06:53I've never seen that happen. And by the way, the math still doesn't math.
07:01Because all I'm hearing from my Senate Republican colleagues is, well, maybe we can get a trillion
07:07dollars in savings. That's what I keep hearing. All right. If it's maybe a trillion dollars in
07:12savings and if the Senate plan, through the use of the policy baseline and additional tax cuts on top
07:18of the top policy baseline, is somewhere in the five and a half trillion dollar range total,
07:245.X trillion total spending, I'm sorry, tax cuts. Will somebody do the math for me?

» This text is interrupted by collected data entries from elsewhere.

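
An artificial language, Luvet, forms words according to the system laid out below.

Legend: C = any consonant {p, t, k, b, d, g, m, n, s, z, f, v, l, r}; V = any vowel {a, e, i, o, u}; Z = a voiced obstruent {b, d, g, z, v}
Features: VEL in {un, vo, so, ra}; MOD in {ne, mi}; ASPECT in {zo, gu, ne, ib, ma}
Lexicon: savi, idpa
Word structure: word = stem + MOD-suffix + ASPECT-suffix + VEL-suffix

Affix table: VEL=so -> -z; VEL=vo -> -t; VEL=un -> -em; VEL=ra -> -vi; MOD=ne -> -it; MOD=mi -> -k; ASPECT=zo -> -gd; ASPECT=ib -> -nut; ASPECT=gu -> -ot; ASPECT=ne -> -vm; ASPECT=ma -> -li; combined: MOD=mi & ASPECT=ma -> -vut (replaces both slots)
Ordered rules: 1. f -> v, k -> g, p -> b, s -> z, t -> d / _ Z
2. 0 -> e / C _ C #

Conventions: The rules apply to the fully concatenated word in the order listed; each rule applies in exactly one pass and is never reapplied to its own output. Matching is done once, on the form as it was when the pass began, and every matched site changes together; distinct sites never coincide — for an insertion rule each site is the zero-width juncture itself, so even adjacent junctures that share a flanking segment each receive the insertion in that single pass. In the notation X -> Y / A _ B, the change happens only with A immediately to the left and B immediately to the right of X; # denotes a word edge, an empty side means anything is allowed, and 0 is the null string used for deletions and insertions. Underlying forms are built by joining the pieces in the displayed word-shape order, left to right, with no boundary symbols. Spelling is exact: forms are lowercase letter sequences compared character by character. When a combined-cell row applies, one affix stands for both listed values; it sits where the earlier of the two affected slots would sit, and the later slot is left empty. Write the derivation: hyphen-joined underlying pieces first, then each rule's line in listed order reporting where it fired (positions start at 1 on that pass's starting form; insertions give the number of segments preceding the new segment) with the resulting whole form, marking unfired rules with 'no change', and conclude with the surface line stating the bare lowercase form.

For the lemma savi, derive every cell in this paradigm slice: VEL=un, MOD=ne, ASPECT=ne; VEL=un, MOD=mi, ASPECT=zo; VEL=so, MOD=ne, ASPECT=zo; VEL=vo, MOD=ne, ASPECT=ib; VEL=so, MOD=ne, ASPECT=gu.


cell VEL=un, MOD=ne, ASPECT=ne:
underlying: savi-it-vm-em
1. f -> v, k -> g, p -> b, s -> z, t -> d / _ Z: fires at position(s) 6: saviidvmem
2. 0 -> e / C _ C #: no change
surface: saviidvmem

cell VEL=un, MOD=mi, ASPECT=zo:
underlying: savi-k-gd-em
1. f -> v, k -> g, p -> b, s -> z, t -> d / _ Z: fires at position(s) 5: saviggdem
2. 0 -> e / C _ C #: no change
surface: saviggdem

cell VEL=so, MOD=ne, ASPECT=zo:
underlying: savi-it-gd-z
1. f -> v, k -> g, p -> b, s -> z, t -> d / _ Z: fires at position(s) 6: saviidgdz
2. 0 -> e / C _ C #: inserts after position(s) 8: saviidgdez
surface: saviidgdez

cell VEL=vo, MOD=ne, ASPECT=ib:
underlying: savi-it-nut-t
1. f -> v, k -> g, p -> b, s -> z, t -> d / _ Z: no change
2. 0 -> e / C _ C #: inserts after position(s) 9: saviitnutet
surface: saviitnutet

cell VEL=so, MOD=ne, ASPECT=gu:
underlying: savi-it-ot-z
1. f -> v, k -> g, p -> b, s -> z, t -> d / _ Z: fires at position(s) 8: saviitodz
2. 0 -> e / C _ C #: inserts after position(s) 8: saviitodez
surface: saviitodez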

07:32Because if you have a trillion dollars of spending reductions, which is what they're saying they
07:36hope to achieve, oh, trust us, even though we don't put anything in the bill requiring achieving the
07:42spending restraint. That by my math leaves a gap of four and a half trillion dollars,
07:48even if I take them at their word that they'll get a trillion dollars.
07:52So on our side in the House, we estimated two and a half trillion dollars of growth from tax cuts
08:00or associated with tax cuts and regulatory policy. Well, that to me leaves another two trillion dollar
08:05delta by my back of the envelope math. That's a problem. So to my Democratic colleagues, we have a,
08:15I believe, responsible House budget, even if you disagree with it, where we should sit down and figure
08:22out how to find savings, reform Medicaid to make it work better, eliminate improper payments, stop the
08:29gaming by California, stop the the Medicaid money laundering, get the dollars going to the people you
08:36actually wanted to go to. And to the gentleman from Massachusetts, make SNAP work better.
08:42Whatever we can do as a responsible government, as Congress, we can and should do that. And to my
08:48colleagues on this side of the aisle, stop making up math. Stop lying to the American people that you can
08:54just magically put something on a board and say, oh, it all pays for itself. It doesn't. Put pen to
09:00paper, get an eraser and a pencil and put it down on paper and come show me. And that message for me
09:05goes to the White House, to my Senate Republican colleagues and to the leadership on this side of
09:10the aisle. Come show me the math. But I can promise you, while I will vote for the rule out of respect for
09:16the chairwoman and the process, I will not vote for this bill because it is not responsible. Because the
09:24Senate instructions are what will carry the day. We all know that. So it's all a joke. Because
09:30there's nothing limiting, there's nothing limiting the spending on the Senate side. And there's nothing
09:36but high side on the tax side. Does Chairman have anything you want to add to that?
09:44I'm sitting here thinking about how I could add to it, but I can't. I can just say,
09:50uh, I, uh, appreciate you laying that out in an intellectually honest way
09:57because we are at an inflection point and this is going to be the last best opportunity.
10:04And it's at a point that if we don't do what was done in the House bill, as you
10:10uh, laid out, um, in this balanced budget resolution format, um, I think we're going to consign
10:19our children to a very different future than, than, than what we've experienced in this great nation
10:26of ours. So I, I appreciate that sobering, um, framing of this moment at this stage in this process
10:36and what's at stake. And I appreciate it very much. I think the chairman now you're back.
10:42Thank you, Mr. Roy. Mr. Norman, you're recognized. You know, I, I think this is a perfect example of,
10:50we just, we're, we're in two different.